GitHub’s CEO Chris Wanstrath apologised for not being transparent about an internal investigation into allegations that former employee Ms Horvath was sexually harassed. The investigation found no evidence to support the claims against the former CEO and his wife of sexual or gender based harassment or retaliation, or of having a sexist or hostile work environment. A third party investigator was hired and found:
• Former CEO Mr Preston-Werner acted inappropriately
• There was no evidence of a sexist or discriminatory environment; and
• There was no information to suggest retaliation against Ms Horvath for making sex/gender harassment complaints
A Navy abuse report of the ADF alleges 210 recruits were raped at WA base from 1960 to 1980. The information was presented as part of the parliamentary report from the Australian Defence Abuse Response Taskforce. The report outlined allegations of serious and disturbing patterns of abuse and mismanagement. The allegations include complaints of sexual abuse by staff members and abuse by other junior recruits – often in the context of hazing or initiation. The taskforce was set up after a young female cadet was filmed having sex without her knowledge.
The ACT government failed to properly investigate allegations that senior ambulance staff bullied a paramedic. The findings from the work safety regulator have prompted union calls for an external body to be brought in to help break the protection ring in the service. Work Safe ACT found the Justice and Community Safety Directorate has failed to meet its duties under federal work health and safety laws by not investigating the complaint. The ACT has acted on the findings and has confirmed the investigation will now take place. Work Safe did not investigate the substance of the complaint itself.
The NSWIRC has reinstated a public servant who was fired after groping five women at his work Christmas party. The commission found Mr McCaskill, a project officer with the Department of Justice was treated more harshly than a senior manager who was only demoted. McCaskill had admitted to touching the breasts of 5 female co-workers at the Christmas party and that he disclosed confidential information to a colleague telling her she had not been successful in her application for a position. McCaskill apologised to the women and said he had not intended to offend any of them and that he was appalled and ashamed by his behaviour. He argued the decision to fire him was made without consideration of mitigating factors and past good conduct. Commissioner Tabbaa found McCaskill’s behaviour was deplorable but the penalty of dismissal was harsh when assessed against the penalty meted out to the other senior manager. She found reinstatement was not impracticable because he had continued in his role after the incident and maintained a ‘cordial’ relationship with three of the five women. McCaskill was reinstated with certain provisions.

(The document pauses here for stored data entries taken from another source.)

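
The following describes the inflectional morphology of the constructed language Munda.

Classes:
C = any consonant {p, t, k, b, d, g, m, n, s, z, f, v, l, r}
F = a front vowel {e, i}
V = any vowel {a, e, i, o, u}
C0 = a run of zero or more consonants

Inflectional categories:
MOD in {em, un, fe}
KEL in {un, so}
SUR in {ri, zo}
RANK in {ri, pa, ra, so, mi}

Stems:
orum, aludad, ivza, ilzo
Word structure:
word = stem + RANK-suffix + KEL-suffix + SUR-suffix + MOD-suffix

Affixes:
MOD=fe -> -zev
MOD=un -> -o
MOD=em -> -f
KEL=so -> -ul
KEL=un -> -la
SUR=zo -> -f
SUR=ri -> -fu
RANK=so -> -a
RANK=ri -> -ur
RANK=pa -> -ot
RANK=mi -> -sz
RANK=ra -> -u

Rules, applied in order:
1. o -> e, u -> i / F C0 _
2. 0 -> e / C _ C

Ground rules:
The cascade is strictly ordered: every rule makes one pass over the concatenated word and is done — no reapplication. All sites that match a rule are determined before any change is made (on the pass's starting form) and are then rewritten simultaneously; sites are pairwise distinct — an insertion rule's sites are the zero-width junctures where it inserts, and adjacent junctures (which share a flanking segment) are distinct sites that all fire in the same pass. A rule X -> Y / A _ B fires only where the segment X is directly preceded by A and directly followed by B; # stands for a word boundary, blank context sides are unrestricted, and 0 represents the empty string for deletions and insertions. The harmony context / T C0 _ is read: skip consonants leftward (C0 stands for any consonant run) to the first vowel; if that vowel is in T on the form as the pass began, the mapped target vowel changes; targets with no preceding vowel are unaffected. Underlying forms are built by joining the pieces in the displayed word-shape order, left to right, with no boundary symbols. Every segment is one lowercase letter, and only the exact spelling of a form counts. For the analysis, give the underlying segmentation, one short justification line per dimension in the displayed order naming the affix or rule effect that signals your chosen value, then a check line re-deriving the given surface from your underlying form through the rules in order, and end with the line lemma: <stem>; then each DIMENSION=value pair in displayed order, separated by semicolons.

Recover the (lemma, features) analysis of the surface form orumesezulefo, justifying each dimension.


underlying: orum-sz-ul-f-o
MOD=un - signalled by the affix -o
KEL=so - signalled by the affix -ul
SUR=zo - signalled by the affix -f
RANK=mi - signalled by the affix -sz
check: orumszulfo -> orumszulfo -> orumesezulefo
lemma: orum; MOD=un; KEL=so; SUR=zo; RANK=mi


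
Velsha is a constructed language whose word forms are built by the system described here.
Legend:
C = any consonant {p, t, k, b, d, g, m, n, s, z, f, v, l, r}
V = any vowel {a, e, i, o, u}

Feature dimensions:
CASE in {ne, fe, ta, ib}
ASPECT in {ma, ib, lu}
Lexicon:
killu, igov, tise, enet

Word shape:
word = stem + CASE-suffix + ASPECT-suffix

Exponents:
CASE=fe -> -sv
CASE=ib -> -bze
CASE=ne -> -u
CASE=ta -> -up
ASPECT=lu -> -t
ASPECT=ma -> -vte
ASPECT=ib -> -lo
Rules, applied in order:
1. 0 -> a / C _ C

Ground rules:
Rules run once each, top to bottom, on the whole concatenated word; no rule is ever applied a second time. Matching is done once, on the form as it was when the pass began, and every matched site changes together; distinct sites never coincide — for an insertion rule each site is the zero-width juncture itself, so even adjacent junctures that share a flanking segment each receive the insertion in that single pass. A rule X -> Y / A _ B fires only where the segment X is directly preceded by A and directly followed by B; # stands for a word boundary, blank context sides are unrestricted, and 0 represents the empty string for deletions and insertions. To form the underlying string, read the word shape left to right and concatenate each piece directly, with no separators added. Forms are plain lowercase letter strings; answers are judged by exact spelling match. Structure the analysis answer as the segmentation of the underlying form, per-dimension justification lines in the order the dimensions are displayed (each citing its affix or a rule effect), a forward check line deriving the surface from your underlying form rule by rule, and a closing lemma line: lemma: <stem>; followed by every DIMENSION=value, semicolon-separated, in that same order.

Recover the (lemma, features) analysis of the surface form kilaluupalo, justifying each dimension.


underlying: killu-up-lo
CASE=ta - signalled by the affix -up
ASPECT=ib - signalled by the affix -lo
check: killuuplo -> kilaluupalo
lemma: killu; CASE=ta; ASPECT=ib


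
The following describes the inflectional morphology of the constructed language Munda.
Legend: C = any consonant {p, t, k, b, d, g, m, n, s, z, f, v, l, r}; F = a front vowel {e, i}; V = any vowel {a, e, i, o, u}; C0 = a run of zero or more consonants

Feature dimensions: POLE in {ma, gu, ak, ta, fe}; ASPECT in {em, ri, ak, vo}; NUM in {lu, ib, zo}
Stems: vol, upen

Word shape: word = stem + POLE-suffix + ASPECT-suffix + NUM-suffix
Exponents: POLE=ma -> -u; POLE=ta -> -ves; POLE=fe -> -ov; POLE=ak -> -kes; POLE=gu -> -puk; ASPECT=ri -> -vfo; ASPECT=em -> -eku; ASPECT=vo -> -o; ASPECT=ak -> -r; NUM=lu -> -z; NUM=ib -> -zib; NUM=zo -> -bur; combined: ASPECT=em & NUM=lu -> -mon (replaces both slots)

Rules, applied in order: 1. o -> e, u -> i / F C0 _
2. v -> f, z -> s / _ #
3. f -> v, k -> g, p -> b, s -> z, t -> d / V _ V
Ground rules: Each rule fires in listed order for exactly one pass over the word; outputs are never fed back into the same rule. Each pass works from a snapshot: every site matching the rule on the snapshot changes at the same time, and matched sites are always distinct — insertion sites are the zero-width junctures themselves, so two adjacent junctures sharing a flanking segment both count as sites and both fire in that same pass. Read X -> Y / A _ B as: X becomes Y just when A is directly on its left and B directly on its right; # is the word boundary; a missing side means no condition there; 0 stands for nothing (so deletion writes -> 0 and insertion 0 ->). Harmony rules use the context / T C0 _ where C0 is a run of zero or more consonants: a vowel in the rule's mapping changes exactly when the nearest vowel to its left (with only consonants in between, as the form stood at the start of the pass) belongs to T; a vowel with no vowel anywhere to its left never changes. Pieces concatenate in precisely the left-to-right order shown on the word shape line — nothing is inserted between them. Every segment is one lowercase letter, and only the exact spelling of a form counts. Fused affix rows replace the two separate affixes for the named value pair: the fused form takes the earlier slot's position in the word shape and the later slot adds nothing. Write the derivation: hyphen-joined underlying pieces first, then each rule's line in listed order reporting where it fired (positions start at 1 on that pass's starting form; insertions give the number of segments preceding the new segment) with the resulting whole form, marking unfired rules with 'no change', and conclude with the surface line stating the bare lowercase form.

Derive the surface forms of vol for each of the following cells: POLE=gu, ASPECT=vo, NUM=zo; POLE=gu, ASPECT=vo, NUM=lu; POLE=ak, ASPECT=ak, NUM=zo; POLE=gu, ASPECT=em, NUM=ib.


cell POLE=gu, ASPECT=vo, NUM=zo:
underlying: vol-puk-o-bur
1. o -> e, u -> i / F C0 _: no change
2. v -> f, z -> s / _ #: no change
3. f -> v, k -> g, p -> b, s -> z, t -> d / V _ V: fires at position(s) 6: volpugobur
surface: volpugobur

cell POLE=gu, ASPECT=vo, NUM=lu:
underlying: vol-puk-o-z
1. o -> e, u -> i / F C0 _: no change
2. v -> f, z -> s / _ #: fires at position(s) 8: volpukos
3. f -> v, k -> g, p -> b, s -> z, t -> d / V _ V: fires at position(s) 6: volpugos
surface: volpugos

cell POLE=ak, ASPECT=ak, NUM=zo:
underlying: vol-kes-r-bur
1. o -> e, u -> i / F C0 _: fires at position(s) 9: volkesrbir
2. v -> f, z -> s / _ #: no change
3. f -> v, k -> g, p -> b, s -> z, t -> d / V _ V: no change
surface: volkesrbir

cell POLE=gu, ASPECT=em, NUM=ib:
underlying: vol-puk-eku-zib
1. o -> e, u -> i / F C0 _: fires at position(s) 9: volpukekizib
2. v -> f, z -> s / _ #: no change
3. f -> v, k -> g, p -> b, s -> z, t -> d / V _ V: fires at position(s) 6, 8: volpugegizib
surface: volpugegizib


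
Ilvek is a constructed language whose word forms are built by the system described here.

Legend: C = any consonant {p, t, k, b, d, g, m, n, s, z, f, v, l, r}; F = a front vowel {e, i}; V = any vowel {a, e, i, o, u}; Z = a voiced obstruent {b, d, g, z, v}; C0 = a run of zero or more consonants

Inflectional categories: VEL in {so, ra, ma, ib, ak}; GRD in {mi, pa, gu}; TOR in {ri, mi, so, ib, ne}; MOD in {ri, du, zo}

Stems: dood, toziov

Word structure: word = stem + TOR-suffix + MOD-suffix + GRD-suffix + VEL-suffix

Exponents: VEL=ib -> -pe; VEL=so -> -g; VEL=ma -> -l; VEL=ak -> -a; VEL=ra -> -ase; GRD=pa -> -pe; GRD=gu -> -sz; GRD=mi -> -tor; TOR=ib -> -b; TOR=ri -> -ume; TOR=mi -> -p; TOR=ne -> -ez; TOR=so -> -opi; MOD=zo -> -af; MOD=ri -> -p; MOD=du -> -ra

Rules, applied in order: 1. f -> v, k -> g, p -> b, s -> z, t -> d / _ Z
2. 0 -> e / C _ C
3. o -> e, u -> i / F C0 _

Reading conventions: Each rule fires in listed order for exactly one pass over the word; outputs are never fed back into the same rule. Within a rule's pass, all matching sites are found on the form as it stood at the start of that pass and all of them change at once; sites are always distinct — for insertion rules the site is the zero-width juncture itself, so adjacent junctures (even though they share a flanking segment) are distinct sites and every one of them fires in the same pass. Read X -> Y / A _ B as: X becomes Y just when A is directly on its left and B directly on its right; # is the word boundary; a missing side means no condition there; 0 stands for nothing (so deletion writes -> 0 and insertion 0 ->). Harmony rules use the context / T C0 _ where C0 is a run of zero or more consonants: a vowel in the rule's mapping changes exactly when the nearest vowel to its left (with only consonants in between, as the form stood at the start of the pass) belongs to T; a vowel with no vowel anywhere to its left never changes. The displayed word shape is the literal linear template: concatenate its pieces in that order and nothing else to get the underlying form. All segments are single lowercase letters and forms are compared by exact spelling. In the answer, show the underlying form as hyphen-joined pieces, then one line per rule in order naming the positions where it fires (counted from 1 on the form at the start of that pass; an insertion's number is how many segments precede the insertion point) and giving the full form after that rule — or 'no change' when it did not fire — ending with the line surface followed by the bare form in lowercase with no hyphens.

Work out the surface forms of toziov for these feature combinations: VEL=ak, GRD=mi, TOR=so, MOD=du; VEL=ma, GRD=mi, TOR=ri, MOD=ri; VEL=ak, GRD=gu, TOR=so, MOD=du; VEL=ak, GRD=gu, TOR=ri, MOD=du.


cell VEL=ak, GRD=mi, TOR=so, MOD=du:
underlying: toziov-opi-ra-tor-a
1. f -> v, k -> g, p -> b, s -> z, t -> d / _ Z: no change
2. 0 -> e / C _ C: no change
3. o -> e, u -> i / F C0 _: fires at position(s) 5: tozievopiratora
surface: tozievopiratora

cell VEL=ma, GRD=mi, TOR=ri, MOD=ri:
underlying: toziov-ume-p-tor-l
1. f -> v, k -> g, p -> b, s -> z, t -> d / _ Z: no change
2. 0 -> e / C _ C: inserts after position(s) 10, 13: toziovumepetorel
3. o -> e, u -> i / F C0 _: fires at position(s) 5, 13: tozievumepeterel
surface: tozievumepeterel

cell VEL=ak, GRD=gu, TOR=so, MOD=du:
underlying: toziov-opi-ra-sz-a
1. f -> v, k -> g, p -> b, s -> z, t -> d / _ Z: fires at position(s) 12: toziovopirazza
2. 0 -> e / C _ C: inserts after position(s) 12: toziovopirazeza
3. o -> e, u -> i / F C0 _: fires at position(s) 5: tozievopirazeza
surface: tozievopirazeza

cell VEL=ak, GRD=gu, TOR=ri, MOD=du:
underlying: toziov-ume-ra-sz-a
1. f -> v, k -> g, p -> b, s -> z, t -> d / _ Z: fires at position(s) 12: toziovumerazza
2. 0 -> e / C _ C: inserts after position(s) 12: toziovumerazeza
3. o -> e, u -> i / F C0 _: fires at position(s) 5: tozievumerazeza
surface: tozievumerazeza


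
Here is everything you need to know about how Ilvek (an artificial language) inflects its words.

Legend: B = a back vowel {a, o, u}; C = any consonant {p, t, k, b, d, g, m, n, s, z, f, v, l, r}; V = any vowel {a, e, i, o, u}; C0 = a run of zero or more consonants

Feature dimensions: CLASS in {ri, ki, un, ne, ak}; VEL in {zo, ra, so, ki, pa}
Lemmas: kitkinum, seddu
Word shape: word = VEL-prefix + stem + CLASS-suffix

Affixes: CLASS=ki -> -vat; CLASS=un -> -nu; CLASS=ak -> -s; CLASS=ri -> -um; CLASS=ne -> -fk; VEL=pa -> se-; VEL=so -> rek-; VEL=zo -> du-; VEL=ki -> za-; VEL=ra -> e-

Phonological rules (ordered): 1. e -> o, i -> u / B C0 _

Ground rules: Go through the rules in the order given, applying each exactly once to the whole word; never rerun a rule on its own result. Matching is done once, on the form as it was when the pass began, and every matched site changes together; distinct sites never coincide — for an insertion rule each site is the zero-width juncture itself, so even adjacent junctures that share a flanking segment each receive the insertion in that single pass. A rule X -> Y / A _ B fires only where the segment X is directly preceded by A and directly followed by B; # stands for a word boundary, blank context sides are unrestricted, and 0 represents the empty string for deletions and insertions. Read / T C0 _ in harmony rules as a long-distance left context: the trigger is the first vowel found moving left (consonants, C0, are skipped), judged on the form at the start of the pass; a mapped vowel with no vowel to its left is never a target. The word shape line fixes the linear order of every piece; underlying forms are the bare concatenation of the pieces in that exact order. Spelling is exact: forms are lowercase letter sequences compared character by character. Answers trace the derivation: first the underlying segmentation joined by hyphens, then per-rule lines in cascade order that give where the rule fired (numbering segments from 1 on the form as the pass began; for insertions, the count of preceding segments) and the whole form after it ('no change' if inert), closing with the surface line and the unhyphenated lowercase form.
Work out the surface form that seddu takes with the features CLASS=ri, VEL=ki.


underlying: za-seddu-um
1. e -> o, i -> u / B C0 _: fires at position(s) 4: zasodduum
surface: zasodduum


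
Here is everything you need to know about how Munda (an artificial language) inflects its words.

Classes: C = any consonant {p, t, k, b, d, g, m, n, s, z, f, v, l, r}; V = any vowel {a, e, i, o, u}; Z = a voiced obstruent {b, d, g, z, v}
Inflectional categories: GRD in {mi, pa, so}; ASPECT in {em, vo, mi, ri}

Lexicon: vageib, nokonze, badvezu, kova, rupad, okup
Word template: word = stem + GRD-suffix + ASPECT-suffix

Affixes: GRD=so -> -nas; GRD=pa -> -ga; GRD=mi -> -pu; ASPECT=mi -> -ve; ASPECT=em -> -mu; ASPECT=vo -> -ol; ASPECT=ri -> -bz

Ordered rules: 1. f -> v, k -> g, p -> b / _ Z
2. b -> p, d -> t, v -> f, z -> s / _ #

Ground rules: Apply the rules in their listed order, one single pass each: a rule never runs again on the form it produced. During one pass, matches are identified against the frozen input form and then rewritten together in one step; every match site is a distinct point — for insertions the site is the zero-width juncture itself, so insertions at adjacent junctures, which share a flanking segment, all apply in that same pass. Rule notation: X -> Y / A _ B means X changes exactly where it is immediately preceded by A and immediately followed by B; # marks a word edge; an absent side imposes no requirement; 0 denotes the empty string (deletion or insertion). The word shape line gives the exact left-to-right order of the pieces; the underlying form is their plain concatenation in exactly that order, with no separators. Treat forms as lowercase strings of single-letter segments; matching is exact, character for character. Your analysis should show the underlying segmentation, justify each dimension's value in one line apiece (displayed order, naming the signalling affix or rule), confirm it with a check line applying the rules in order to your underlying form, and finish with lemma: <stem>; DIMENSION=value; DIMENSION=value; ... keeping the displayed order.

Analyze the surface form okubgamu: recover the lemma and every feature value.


underlying: okup-ga-mu
GRD=pa - signalled by the affix -ga
ASPECT=em - signalled by the affix -mu
check: okupgamu -> okubgamu -> okubgamu
lemma: okup; GRD=pa; ASPECT=em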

The Federal Court has awarded a photographer $174,000 in compensation after finding she was subjected to pregnancy discrimination by her employer Piccoli Photography. Ms Sagona was forced to resign from her job as a result of Piccoli’s response to her pregnancy. She was informed that she would need to take long service leave and that if she wished to return to work whilst pregnant she could only do so in a ‘behind the scenes capacity’. She was told that ‘it was not a good look’ for customers to see pregnant woman working in the business and this would make the Piccolis look like they were slave drivers. She was also told she would look desperate if she worked while she was noticeably pregnant and her pay would be cut, as she would no longer be generating any income for the business. Judge Whelan found Ms Sagona had no choice but to resign.
Fairfax reports the ATO is cracking down on its employees dressing inappropriately for work, with staff cautioned for wearing ‘revealing’ or ‘immodest’ outfits as well as items deemed too casual for the workplace. Staff at a Sydney office have been ordered to go home and change into different outfits while another Newcastle office has been informed they will be sent home if their appearance does not improve. Employees dressing too casually or immodestly are impacting on the perceptions of the professionalism of the ATO.